South Korea. While Taiwan holds the lead in semiconductor manufacturing volume, South Korea dominates the memory chip sector, largely due to Samsung. The country is also spending USD 470 billion over the next 23 years to build the world’s largest semiconductor “mega cluster” covering 21,000 hectares in Gyeonggi Province near Seoul. The ambitious project, a partnership with Samsung and SK Hynix, will centralise and boost self-sufficiency in chip materials and components to 50% by 2030. The mega cluster is South Korea’s bold plan to cement its position as a global semiconductor leader and reduce dependence on the US amidst growing geopolitical tensions.
Vietnam. Vietnam is actively positioning itself to become a major player in the global semiconductor supply chain amid the push to diversify away from China. The Southeast Asian nation is offering tax incentives, investing in training tens of thousands of semiconductor engineers, and encouraging major chip firms like Samsung, Nvidia, and Amkor to set up production facilities and design centres. However, Vietnam faces challenges such as a limited pool of skilled labour, outdated energy infrastructure leading to power shortages in key manufacturing hubs, and competition from other regional players like Taiwan and Singapore that are also vying for semiconductor investments.
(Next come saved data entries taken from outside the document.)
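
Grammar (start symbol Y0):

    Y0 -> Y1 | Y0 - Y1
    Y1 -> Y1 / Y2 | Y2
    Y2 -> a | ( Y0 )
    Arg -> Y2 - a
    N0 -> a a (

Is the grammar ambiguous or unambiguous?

(Arg, N0 are unreachable from Y0, so their rules don't affect L(Y0).) Y0 → Y0 - Y1 | Y1  ;  Y1 → Y1 / Y2 | Y2  — a left-associative chain with Y2 at the bottom. Each string factors uniquely by precedence.

Unambiguous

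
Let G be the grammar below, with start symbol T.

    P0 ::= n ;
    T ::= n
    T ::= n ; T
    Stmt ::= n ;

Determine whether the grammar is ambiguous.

Unambiguous

(P0, Stmt are unreachable from T, so their rules don't affect L(T).) Right-recursive list with a separator: after each atom, whether the separator follows determines the rule. One parse per string.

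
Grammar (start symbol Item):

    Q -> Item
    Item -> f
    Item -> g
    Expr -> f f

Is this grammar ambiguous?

Only Item is reachable from Item; ignoring the rest: Restricted to the reachable nonterminals, every rule has the form A → t or A → t B, and no two rules for the same A share a first terminal. The grammar encodes a DFA — one run per string.

Unambiguous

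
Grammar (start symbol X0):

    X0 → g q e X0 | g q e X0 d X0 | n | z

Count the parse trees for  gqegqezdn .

Parse trees for gqegqezdn:
  [X0 g q e [X0 g q e [X0 z] d [X0 n]]]
  [X0 g q e [X0 g q e [X0 z]] d [X0 n]]

2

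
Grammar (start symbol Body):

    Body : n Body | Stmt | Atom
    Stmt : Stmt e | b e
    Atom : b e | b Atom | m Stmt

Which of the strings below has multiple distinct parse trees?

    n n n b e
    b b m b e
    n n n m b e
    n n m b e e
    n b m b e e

n n n b e: 2 trees
b b m b e: 1 tree
n n n m b e: 1 tree
n n m b e e: 1 tree
n b m b e e: 1 tree

n n n b e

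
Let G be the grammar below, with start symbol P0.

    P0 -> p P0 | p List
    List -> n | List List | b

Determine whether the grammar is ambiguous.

Ambiguous

Witness: p b b b

Derivation 1: P0 ⇒ p List ⇒ p List List ⇒ p List List List ⇒ p b List List ⇒ p b b List ⇒ p b b b
Derivation 2: P0 ⇒ p List ⇒ p List List ⇒ p b List ⇒ p b List List ⇒ p b b List ⇒ p b b b

Two distinct leftmost derivations for the same string.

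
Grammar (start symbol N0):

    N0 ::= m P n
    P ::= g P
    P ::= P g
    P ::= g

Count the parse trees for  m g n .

1

Parse trees for m g n:
  [N0 m [P g] n]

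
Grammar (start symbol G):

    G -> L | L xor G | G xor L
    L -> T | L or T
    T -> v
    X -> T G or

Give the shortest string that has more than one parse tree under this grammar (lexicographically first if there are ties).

length 1: no string has ≥2 trees
length 3: v xor v has 2 parse trees

Two derivations of v xor v:
  G ⇒ L xor G ⇒ T xor G ⇒ v xor G ⇒ v xor L ⇒ v xor T ⇒ v xor v
  G ⇒ G xor L ⇒ L xor L ⇒ T xor L ⇒ v xor L ⇒ v xor T ⇒ v xor v

v xor v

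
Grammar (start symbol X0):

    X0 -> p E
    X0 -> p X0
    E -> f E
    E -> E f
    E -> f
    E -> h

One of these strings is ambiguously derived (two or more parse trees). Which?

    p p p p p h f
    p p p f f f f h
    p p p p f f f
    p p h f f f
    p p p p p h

p p p p f f f

p p p p p h f: 1 tree
p p p f f f f h: 1 tree
p p p p f f f: 4 trees
p p h f f f: 1 tree
p p p p p h: 1 tree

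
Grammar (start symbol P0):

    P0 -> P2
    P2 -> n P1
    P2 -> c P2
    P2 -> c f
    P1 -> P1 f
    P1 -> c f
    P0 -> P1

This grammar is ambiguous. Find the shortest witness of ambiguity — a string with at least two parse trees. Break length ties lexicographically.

c f

length 2: c f has 2 parse trees

Two derivations of c f:
  P0 ⇒ P2 ⇒ c f
  P0 ⇒ P1 ⇒ c f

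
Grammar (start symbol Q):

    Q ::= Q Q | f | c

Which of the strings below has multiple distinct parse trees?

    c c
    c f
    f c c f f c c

c c: 1 tree
c f: 1 tree
f c c f f c c: 132 trees

f c c f f c c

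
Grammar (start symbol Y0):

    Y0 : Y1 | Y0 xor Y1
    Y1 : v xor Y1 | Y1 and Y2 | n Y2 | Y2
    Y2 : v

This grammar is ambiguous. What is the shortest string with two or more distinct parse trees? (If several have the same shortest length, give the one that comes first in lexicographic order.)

length 1: no string has ≥2 trees
length 2: no string has ≥2 trees
length 3: v xor v has 2 parse trees

Two derivations of v xor v:
  Y0 ⇒ Y1 ⇒ v xor Y1 ⇒ v xor Y2 ⇒ v xor v
  Y0 ⇒ Y0 xor Y1 ⇒ Y1 xor Y1 ⇒ Y2 xor Y1 ⇒ v xor Y1 ⇒ v xor Y2 ⇒ v xor v

v xor v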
The Potential of SLMs in Addressing Infrastructure Challenges
Small language models (SLMs) offer reduced computational requirements compared to larger models, potentially alleviating strain on semiconductor supply chains by deploying on smaller, specialised hardware.
Innovative SLMs like Google’s Gemini Nano and Mistral AI’s Mixtral 8x7B enhance efficiency, running on modest hardware, unlike their larger counterparts. Gemini Nano is integrated into Bard and available on Pixel 8 smartphones, while Mixtral 8x7B supports multiple languages and suits tasks like classification and customer support.
The shift towards smaller AI models can be pivotal to the AI landscape, democratising AI and ensuring accessibility and sustainability. While they may not be able to handle complex tasks as well as LLMs yet, the ability of SLMs to balance model size, compute power, and ethical considerations will shape the future of AI development.